BY YUKA OKADA
ギルトフリーの料理とカクテルを対照的なインテリアで味わう
「シックスセンシズ ダクストン」
一方、デザイナーズホテルを愛好する旅人なら、「シックスセンシズ マックスウェル」に先駆けて2018年4月に開業、大通りのタンジョンパガーロードを挟んだエリアにある「シックスセンシズ ダクストン」をおすすめしたい。
こちらは1970年代後半から持ち前のフュージョンテイストを打ち出し、各国でホテルを手がけてきたロンドンの女性インテリアデザイナーで、ガルシアよりも年上の大ベテラン、アヌシュカ・ヘンペルが担当。ネオンも華やかなチャイナタウン界隈のホテルらしい、大胆でエキゾチックなインテリアが出迎えてくれる。
ここ「シックスセンシズ ダクストン」で体験したいのは、6月にレストラン業界のアカデミー賞こと「World’s 50 Best Restaurants」のアワードセレモニーがアジアで初めて開催され、美食の国としても一層注目を集めるシンガポールのガストロノミー。シックスセンシズでは国を問わず、六感で味わう“Eat With Six Senses”を掲げ、できる限りオーガニック、かつサスティナビリティに配慮して調達した食材を使用している。
こちらのレストラン&バー「Yellow Pot(イエロー ポット)」では、脂っこさとは無縁のギフトフリーなモダンチャイニーズ料理を提供。シェフのセバスチャン・ゴーは、フェアモント シンガポールのクラシックなダイニング「セチュアン コート&キッチン」で四川料理と広東料理を習得。農業を営んでいた祖父母と暮らした少年時代、畑から直送された食材の力とサステイナブルを実体験していたというだけあって、必要な食材だけをなるべく農家から直接仕入れ、本来の風味を最大限引き出すレパートリーを揃えている。
実際に食してみると、確かに中華料理とは思えない軽やかさで、プレゼンテーションもいたってシンプル。どの皿にも野菜とハーブの存在感を効かせている。

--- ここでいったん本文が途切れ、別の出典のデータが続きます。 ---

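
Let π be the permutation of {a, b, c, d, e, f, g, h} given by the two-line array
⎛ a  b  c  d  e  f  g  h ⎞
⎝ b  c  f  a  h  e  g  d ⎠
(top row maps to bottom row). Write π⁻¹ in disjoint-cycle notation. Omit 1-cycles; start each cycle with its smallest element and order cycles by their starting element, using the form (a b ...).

The cycle decomposition of π is (a b c f e h d).
Reversing each cycle (and rotating so the smallest element leads) gives π⁻¹ = (a d h e f c b).

(a d h e f c b)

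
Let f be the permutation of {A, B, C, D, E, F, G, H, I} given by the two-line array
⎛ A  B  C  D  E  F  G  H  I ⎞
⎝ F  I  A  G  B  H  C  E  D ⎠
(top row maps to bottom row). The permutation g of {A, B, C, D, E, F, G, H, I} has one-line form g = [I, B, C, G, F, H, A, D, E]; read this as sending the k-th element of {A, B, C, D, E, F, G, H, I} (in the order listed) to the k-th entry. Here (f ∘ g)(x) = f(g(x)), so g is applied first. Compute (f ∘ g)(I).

(f ∘ g)(I) = f(g(I)). g(I) = E, then f(E) = B. So (f ∘ g)(I) = B.

B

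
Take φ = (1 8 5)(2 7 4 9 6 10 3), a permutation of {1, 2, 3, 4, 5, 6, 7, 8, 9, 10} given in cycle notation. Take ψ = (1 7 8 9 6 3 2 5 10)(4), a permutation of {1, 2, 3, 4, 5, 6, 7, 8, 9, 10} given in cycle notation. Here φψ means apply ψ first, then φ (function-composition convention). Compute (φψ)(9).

10

(φψ)(9) = φ(ψ(9)). ψ(9) = 6, then φ(6) = 10. So (φψ)(9) = 10.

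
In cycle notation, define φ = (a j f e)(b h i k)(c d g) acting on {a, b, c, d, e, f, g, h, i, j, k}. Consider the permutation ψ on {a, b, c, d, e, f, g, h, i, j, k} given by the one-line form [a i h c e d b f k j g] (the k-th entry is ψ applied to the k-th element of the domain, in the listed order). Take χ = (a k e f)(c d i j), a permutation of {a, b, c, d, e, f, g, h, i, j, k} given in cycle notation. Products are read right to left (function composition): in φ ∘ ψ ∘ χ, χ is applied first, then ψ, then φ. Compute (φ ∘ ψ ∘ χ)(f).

j

Apply the permutations in order: χ(f) = a, then ψ(a) = a, then φ(a) = j. So (φ ∘ ψ ∘ χ)(f) = j.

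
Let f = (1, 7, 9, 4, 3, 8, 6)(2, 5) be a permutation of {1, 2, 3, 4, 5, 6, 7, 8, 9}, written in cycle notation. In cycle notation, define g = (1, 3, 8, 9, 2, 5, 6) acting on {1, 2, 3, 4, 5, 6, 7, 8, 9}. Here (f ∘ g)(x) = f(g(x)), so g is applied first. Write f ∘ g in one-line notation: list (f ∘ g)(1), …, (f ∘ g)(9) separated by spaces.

(f ∘ g)(x) = f(g(x)). Computing each image: f(g(1)) = f(3) = 8, f(g(2)) = f(5) = 2, f(g(3)) = f(8) = 6, f(g(4)) = f(4) = 3, f(g(5)) = f(6) = 1, f(g(6)) = f(1) = 7, f(g(7)) = f(7) = 9, f(g(8)) = f(9) = 4, f(g(9)) = f(2) = 5.
Hence f ∘ g = [8 2 6 3 1 7 9 4 5].

8 2 6 3 1 7 9 4 5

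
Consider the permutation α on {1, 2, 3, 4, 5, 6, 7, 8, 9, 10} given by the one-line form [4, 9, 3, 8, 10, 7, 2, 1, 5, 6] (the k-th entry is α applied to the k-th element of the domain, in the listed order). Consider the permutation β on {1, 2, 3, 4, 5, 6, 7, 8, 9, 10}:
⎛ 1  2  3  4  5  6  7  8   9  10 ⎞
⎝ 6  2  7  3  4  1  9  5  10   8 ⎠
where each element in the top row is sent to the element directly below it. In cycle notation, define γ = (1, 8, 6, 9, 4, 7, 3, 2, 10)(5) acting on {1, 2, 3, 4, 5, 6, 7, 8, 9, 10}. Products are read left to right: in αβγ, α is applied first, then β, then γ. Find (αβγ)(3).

Apply the permutations in order: α(3) = 3, then β(3) = 7, then γ(7) = 3. So (αβγ)(3) = 3.

3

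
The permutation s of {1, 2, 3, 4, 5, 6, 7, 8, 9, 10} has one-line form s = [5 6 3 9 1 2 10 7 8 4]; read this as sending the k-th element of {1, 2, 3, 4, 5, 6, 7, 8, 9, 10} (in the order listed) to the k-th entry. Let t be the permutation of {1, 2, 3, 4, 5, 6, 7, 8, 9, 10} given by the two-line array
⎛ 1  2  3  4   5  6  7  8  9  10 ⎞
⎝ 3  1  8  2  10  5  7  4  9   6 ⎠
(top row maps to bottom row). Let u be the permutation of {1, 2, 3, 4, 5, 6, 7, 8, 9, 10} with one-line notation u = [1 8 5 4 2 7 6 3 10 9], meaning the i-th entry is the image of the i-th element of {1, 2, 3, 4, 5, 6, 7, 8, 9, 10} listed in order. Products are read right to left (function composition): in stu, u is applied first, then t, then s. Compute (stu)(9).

Chase 9: u(9) = 10; t(10) = 6; s(6) = 2. Hence (stu)(9) = 2.

2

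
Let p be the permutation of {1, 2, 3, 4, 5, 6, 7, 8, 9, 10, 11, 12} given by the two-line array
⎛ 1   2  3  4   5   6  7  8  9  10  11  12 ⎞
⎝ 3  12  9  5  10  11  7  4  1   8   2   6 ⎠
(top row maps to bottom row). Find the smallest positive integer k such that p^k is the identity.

12

The disjoint-cycle form of p has cycle lengths 4, 4, 3, 1.
Since disjoint cycles commute, ord(p) = lcm(4, 4, 3) = 12.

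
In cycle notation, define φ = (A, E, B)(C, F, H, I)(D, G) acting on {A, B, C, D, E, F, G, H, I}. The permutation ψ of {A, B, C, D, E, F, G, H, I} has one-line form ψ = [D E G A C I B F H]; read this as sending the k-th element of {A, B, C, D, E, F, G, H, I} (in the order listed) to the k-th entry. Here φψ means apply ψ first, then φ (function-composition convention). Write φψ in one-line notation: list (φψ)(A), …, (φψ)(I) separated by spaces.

G B D E F C A H I

Chase each element through ψ then φ: A → D → G; B → E → B; C → G → D; D → A → E; E → C → F; F → I → C; G → B → A; H → F → H; I → H → I.
Collecting the images, φψ = [G B D E F C A H I].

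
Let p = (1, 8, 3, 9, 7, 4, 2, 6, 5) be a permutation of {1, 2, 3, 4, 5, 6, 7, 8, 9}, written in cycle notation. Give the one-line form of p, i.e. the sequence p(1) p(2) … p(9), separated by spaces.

Each element maps to the next entry in its cycle (wrapping to the front): 1→8, 2→6, 3→9, 4→2, 5→1, 6→5, 7→4, 8→3, 9→7.
Listing these in domain order gives 8 6 9 2 1 5 4 3 7.

8 6 9 2 1 5 4 3 7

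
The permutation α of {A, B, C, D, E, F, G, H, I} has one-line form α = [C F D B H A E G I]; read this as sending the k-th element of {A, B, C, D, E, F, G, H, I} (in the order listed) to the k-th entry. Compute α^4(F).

B

Tracing F → A → … returns to F after 5 steps, so F lies in a 5-cycle (A, C, D, B, F).
Stepping 4 places around the cycle: F → A → C → D → B.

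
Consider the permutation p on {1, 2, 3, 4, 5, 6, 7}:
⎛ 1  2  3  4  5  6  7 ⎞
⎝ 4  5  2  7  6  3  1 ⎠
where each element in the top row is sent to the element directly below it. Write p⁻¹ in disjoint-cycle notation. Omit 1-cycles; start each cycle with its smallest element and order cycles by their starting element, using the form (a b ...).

(1 7 4)(2 3 6 5)

The cycle decomposition of p is (1 4 7)(2 5 6 3).
The inverse reverses every cycle; in canonical form, p⁻¹ = (1 7 4)(2 3 6 5).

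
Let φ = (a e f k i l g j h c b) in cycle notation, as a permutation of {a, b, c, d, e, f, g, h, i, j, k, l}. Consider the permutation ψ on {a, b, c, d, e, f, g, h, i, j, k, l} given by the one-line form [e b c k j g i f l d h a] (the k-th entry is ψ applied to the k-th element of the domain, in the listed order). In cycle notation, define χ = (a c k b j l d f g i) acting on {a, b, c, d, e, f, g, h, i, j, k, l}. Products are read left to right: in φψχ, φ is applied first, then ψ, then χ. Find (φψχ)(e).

(φψχ)(e) = χ(ψ(φ(e))). φ(e) = f, then ψ(f) = g, then χ(g) = i, so the result is i.

i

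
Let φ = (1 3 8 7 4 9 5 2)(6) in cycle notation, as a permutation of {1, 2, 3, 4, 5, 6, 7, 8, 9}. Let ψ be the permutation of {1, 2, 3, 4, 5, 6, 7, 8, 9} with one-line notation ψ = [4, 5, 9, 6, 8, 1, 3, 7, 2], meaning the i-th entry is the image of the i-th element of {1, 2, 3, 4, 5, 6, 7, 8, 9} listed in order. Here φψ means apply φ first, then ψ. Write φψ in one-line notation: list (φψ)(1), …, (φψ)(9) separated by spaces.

9 4 7 2 5 1 6 3 8

For each element, apply φ then ψ: 1 → 3 → 9; 2 → 1 → 4; 3 → 8 → 7; 4 → 9 → 2; 5 → 2 → 5; 6 → 6 → 1; 7 → 4 → 6; 8 → 7 → 3; 9 → 5 → 8.
Collecting the images, φψ = [9 4 7 2 5 1 6 3 8].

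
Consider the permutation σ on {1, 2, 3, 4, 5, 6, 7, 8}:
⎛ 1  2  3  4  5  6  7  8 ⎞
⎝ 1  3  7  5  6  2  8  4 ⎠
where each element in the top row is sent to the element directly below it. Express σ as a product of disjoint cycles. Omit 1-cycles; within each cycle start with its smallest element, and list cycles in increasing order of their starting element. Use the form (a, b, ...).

From 2: 2 → 3 → 7 → 8 → 4 → 5 → 6 → 2, closing the cycle (2, 3, 7, 8, 4, 5, 6).
Continuing from each remaining unvisited element yields (2, 3, 7, 8, 4, 5, 6).

(2, 3, 7, 8, 4, 5, 6)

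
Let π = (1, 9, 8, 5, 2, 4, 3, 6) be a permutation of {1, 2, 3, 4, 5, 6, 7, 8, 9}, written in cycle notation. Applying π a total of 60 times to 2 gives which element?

2 lies in the 8-cycle (1, 9, 8, 5, 2, 4, 3, 6).
Since the cycle has length 8, π^60 acts on it the same as π^4 (60 mod 8 = 4).
Stepping 4 places around the cycle: 2 → 4 → 3 → 6 → 1.

1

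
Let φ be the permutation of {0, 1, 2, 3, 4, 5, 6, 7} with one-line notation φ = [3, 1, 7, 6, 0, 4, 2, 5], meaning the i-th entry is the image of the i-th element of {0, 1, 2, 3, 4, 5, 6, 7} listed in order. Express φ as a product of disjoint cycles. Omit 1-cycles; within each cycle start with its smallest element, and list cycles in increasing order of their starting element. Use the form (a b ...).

(0 3 6 2 7 5 4)

From 0: 0 → 3 → 6 → 2 → 7 → 5 → 4 → 0, closing the cycle (0 3 6 2 7 5 4).
Continuing from each remaining unvisited element yields (0 3 6 2 7 5 4).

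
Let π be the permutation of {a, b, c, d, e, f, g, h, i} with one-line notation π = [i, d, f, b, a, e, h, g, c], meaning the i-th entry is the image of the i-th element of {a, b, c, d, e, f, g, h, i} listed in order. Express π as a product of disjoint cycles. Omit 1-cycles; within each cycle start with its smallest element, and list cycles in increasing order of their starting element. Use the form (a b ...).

(a i c f e)(b d)(g h)

Start at a and follow images: a → i → c → f → e → a, giving the cycle (a i c f e).
Continuing from each remaining unvisited element yields (a i c f e)(b d)(g h).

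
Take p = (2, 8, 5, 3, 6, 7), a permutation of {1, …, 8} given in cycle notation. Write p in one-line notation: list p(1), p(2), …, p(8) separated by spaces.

Reading each image from the cycles: 1→1, 2→8, 3→6, 4→4, 5→3, 6→7, 7→2, 8→5.
Listing these in domain order gives 1 8 6 4 3 7 2 5.

1 8 6 4 3 7 2 5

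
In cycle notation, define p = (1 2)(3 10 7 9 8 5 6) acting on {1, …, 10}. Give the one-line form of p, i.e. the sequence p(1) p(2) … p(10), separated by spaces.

Reading each image from the cycles: 1→2, 2→1, 3→10, 4→4, 5→6, 6→3, 7→9, 8→5, 9→8, 10→7.
Listing these in domain order gives 2 1 10 4 6 3 9 5 8 7.

2 1 10 4 6 3 9 5 8 7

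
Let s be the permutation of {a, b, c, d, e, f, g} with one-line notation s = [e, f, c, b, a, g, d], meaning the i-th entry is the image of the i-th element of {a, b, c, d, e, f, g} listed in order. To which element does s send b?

b is element number 2 of the domain, and entry number 2 of the one-line form is f, so s(b) = f.

f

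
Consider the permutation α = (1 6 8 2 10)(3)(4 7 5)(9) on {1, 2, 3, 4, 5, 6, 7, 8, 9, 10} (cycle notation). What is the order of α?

15

The cycle type of α is (5, 3, 1, 1).
The order of α is the least common multiple of its cycle lengths: lcm(5, 3) = 15.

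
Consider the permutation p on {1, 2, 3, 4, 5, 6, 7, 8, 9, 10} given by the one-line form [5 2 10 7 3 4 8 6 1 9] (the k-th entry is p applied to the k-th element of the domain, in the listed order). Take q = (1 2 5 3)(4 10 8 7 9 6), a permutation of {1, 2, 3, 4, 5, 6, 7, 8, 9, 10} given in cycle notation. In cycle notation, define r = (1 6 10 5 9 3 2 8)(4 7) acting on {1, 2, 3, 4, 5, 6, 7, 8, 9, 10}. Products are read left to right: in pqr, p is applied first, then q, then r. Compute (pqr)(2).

Apply the permutations in order: p(2) = 2, then q(2) = 5, then r(5) = 9. So (pqr)(2) = 9.

9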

シナモンとクローブのエッセンスで49時間煮込むことで食べやすくヘルシーに仕上げた春巻きの鴨、ヒッコリーの薪を使ってオーブンで焼くことでクリスピーな食感を引き出したローストダックなどの肉料理も印象的だった。
オーダーメイドのステンドグラスが天井と壁面に配された併設のバーエリアは、アジアを代表する名高いバーをいくつも擁するシンガポールのナイトカルチャーを体現する存在感。中国のハーブとボタニカルをアクセントにした個性的なカクテルが充実している。滞在は「シックスセンシズ マックスウェル」でも、夕方に「シックスセンシズ ダクストン」でカクテルを一杯という使い方も粋。そんなふうに、必要に応じて行ったり来たりしながら両方のホテルのいいとこ取りをするのが、「シックスセンシズ シンガポール」にステイする醍醐味ともいえる。
「イエロー ポット」でのディナーの翌朝は、もれなく爽やかな空腹を感じて起きることになるので、「シックスセンシズ マックスウェル」の通りを挟んですぐ隣、タンジョンパガー地区のランドマークでもある庶民の台所、 “ホーカー”(いわゆる屋台村)の「マックスウェル フードセンター」に繰り出してみても。ギルトフリーなチャイニーズの翌日にがっつり屋台飯も気が引けなくもないが、部屋のデスクに置かれたホテルからのウェルカムレターには「Recommended:Lunch at the local MaxwellMarket – Opposite the Six Senses Maxwell」としっかり書いてあった。ミシュランスターの店だけでないサジェスチョンに、ラグジュアリー一辺倒ではないコンシェルジュのセンスが垣間見えた。
もしもあなたがインスタグラマーなら、そんな滞在中の写真を「#sixsensessingapore」とハッシュタグを付けて、投稿してみるといい。ほどなく界隈のレストランが「いいね」をしてくるだろう。「うちのレストランにもぜひ食べに来てください」と言わんばかりのアピールは、ガストロノミーにおけるシンガポールの勢いを肌で感じさせてくれるはずである。